FIXME - Iowa work to support performant lookups when coupled with Samvera (aka Hydra) Community Linked Data Support
Overview
The University of Iowa primarily working on the design and implementation of an support infrastructure layer for an eventual ecosystem of Linked Open Data servers and systems. Given the somewhat immature nature of currently deployed LOD resources (i.e., offline SPARQL endpoints), the project decided that it was advisable to deploy our own services for the various LOD resources. This allowed us to
- make reasonable assumptions regarding resource availability,
- control performance characteristics, since we controlled the hardware, and
- control the nature of the data returned to queries.
The work done regarding this last point included, tuning the rank order of results, the specificity of what comprised a match to a user query, and what data were returned.

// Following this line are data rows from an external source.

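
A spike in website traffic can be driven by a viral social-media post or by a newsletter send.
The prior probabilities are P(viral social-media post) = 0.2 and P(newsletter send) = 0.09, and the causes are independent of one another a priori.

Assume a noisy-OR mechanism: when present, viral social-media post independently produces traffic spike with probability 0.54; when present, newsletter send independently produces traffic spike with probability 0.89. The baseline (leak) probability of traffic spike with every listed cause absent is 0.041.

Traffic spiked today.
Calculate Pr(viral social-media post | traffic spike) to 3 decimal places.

Under noisy-OR, P(traffic spike | causes) = 1 − (1−0.041)·∏(1−qᵢ) over the active causes.
P(traffic spike) = 0.041*0.8*0.91 + 0.89451*0.8*0.09 + 0.55886*0.2*0.91 + 0.951475*0.2*0.09 = 0.029848 + 0.064405 + 0.101713 + 0.017127 = 0.213093
Of this, 0.118840 comes from 0.101713 + 0.017127 (the viral social-media post=true cases).
Hence the posterior is 0.118840/0.213093 ≈ 0.558.

Pr(viral social-media post | traffic spike) ≈ 0.558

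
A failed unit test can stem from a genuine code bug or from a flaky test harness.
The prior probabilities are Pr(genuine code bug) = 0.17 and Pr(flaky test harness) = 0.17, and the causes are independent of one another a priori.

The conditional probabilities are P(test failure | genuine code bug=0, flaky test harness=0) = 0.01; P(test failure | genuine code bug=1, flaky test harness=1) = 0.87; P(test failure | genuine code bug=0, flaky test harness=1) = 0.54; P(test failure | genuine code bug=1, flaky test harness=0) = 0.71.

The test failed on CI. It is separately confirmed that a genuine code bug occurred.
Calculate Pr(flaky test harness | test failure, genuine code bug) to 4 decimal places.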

In particular, we were able to inject an additional triple indicating a particular entity's rank in the results - something not present in the underlying triplestore.
Authorities
Our deployment process became regularized to the extent that a number of authority sources were included:
- Agrovoc (agricultural concepts)
- DBpedia (general knowledge)
- FAST (general subject headers from OCLC, derived from LoC subject headers)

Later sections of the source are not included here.